喬千喜看到地上的一塊血,血呈褐色,慘白的臉色蒙上了一層死灰。
她年紀不過十五歲,還未及笄,這大口的血怎會從她口中吐出,而且是這種古怪的顏色,她抬頭看向王姿,前所未有的恐怖染上眼底和心頭。
「阿母……」她口含著半口血喊了聲。
王姿顧不得多勸,看到喬千喜這樣,她的心揪起來了:「喬二娘,喬二娘快去找蕭靜來,快去!」
門口的喬二娘應了聲便離開了。
……
施醫堂里
崔青卓見診治太慢,他讓人將退伍早早的按照輕重緩急編製成五隊。
然後把各家送來的醫師分成了五個分隊,先去給人初步判斷,然後什麼症狀後,寫在紙上,給肅爭看,以便節省時辰。
蕭靜診治了一天,這些中蠱者差不多有哪些症狀,她已經分辨出來,蠱蟲從奇經八脈入人體後,進入五行五位,病者把症狀,以及先後疼痛的順序說過後,蕭靜差不多可以基本上判斷是屬於那五行。

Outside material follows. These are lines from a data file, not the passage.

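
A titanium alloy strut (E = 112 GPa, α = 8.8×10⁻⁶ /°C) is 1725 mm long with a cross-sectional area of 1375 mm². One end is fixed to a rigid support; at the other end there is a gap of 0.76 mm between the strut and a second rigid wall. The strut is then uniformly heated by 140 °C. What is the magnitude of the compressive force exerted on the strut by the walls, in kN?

P ≈ 122 kN

If the wall were absent the strut would grow by αΔT L = 8.8×10⁻⁶ × 140 × 1725 = 2.125 mm.
After closing the 0.76 mm clearance, 2.125 − 0.76 = 1.365 mm of expansion remains to be suppressed by the wall.
That suppressed elongation corresponds to σ = E·Δ/L = 112×10³ × 1.365/1725 = 88.64 MPa.
Force on the wall = σA = 88.64 × 1375 mm² = 121.9 kN.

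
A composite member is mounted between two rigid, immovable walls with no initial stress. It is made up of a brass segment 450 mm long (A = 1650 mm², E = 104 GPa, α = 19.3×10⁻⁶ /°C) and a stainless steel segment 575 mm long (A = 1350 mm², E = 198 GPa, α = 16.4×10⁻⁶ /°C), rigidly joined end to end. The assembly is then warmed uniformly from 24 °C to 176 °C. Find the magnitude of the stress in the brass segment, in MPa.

If the supports were absent, the total length change would be Σ αᵢΔT Lᵢ = 19.3×10⁻⁶×152×450 + 16.4×10⁻⁶×152×575 = 2.753 mm.
The rigid supports impose zero overall length change; the single axial force P common to all segments must satisfy P Σ Lᵢ/(AᵢEᵢ) = δ_free.
The series flexibility is Σ Lᵢ/(AᵢEᵢ) = 450/(1650×104×10³) + 575/(1350×198×10³) = 4.774×10⁻⁶ mm/N.
Hence P = δ_free / Σ(L/AE) = 2.753/4.774×10⁻⁶ = 576.8 kN (compressive).
σ_{brass} = P / A = 576800 / 1650 = 349.6 MPa.

σ ≈ 350 MPa (compressive)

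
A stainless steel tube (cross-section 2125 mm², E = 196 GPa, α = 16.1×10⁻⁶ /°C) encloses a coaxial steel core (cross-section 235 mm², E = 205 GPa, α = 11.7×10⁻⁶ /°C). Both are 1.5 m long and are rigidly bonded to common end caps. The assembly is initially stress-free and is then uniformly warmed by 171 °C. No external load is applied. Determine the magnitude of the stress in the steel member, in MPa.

The stainless steel has the larger α, so on heating it would change length more than the steel if both were free. The rigid plates force a common final length, so the stainless steel is put into compression and the steel into tension, with equal and opposite forces P (no external load).
Setting the final lengths equal and cancelling L: (α₁ − α₂)ΔT = P/(A₁E₁) + P/(A₂E₂).
|α₁ − α₂|·ΔT = 4.4×10⁻⁶ × 171 = 0.0007524.
1/(A₁E₁) + 1/(A₂E₂) = 1/(2125×196×10³) + 1/(235×205×10³) = 2.316×10⁻⁸ N⁻¹.
P = 0.0007524 / 2.316×10⁻⁸ = 32490 N = 32.49 kN.
σ_{steel} = P/A₂ = 32490/235 = 138.3 MPa, tensile.

σ ≈ 138 MPa (tensile)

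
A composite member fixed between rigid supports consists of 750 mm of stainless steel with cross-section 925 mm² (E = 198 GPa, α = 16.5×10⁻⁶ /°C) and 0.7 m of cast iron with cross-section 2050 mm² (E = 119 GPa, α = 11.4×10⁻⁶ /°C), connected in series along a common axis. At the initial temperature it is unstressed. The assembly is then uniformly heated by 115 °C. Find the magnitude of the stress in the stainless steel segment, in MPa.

σ ≈ 363 MPa (compressive)

Free thermal expansion of the whole bar: Σ αᵢΔT Lᵢ = 16.5×10⁻⁶×115×750 + 11.4×10⁻⁶×115×700 = 2.341 mm.
Since the ends are fixed, an axial force P builds up, equal in every segment, with P · Σ Lᵢ/(AᵢEᵢ) = δ_free.
Σ Lᵢ/(AᵢEᵢ) = 750/(925×198×10³) + 700/(2050×119×10³) = 6.964×10⁻⁶ mm/N.
P = 2.341 / 6.964×10⁻⁶ = 336100 N = 336.1 kN, compressive.
σ_{stainless steel} = P / A = 336100 / 925 = 363.4 MPa.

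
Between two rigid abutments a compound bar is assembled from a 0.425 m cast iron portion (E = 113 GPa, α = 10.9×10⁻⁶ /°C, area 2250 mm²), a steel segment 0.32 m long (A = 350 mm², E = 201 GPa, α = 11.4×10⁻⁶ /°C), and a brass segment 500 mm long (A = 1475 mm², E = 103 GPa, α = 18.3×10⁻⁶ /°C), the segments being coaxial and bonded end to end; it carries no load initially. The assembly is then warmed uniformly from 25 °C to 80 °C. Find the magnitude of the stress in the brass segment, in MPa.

σ ≈ 68.3 MPa (compressive)

If the supports were absent, the total length change would be Σ αᵢΔT Lᵢ = 10.9×10⁻⁶×55×425 + 11.4×10⁻⁶×55×320 + 18.3×10⁻⁶×55×500 = 0.9587 mm.
Since the ends are fixed, an axial force P builds up, equal in every segment, with P · Σ Lᵢ/(AᵢEᵢ) = δ_free.
Σ Lᵢ/(AᵢEᵢ) = 425/(2250×113×10³) + 320/(350×201×10³) + 500/(1475×103×10³) = 9.511×10⁻⁶ mm/N.
Hence P = δ_free / Σ(L/AE) = 0.9587/9.511×10⁻⁶ = 100.8 kN (compressive).
σ_{brass} = P / A = 100800 / 1475 = 68.33 MPa.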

但這個判斷過程對於在場的醫師略顯吃力,因為蠱蟲會出現假性的疼痛與蠕動,若是引出錯了一個穴位,這些人必會命喪當場,所以醫師們即使能判斷對,也不敢施針,因為施針的深淺,提拉的力度,每個穴位的力道都不一樣,全身七百二十個穴位,錯了一個,都要人命,他們不敢碰!
引蠱不是誰都能引,前世蕭靜跟在巫婆身邊學了一年多才學會,她天資聰穎,覺悟又高,對於這些稀奇古怪的事,很是上心,所以她學一天比別人學十天都要快多。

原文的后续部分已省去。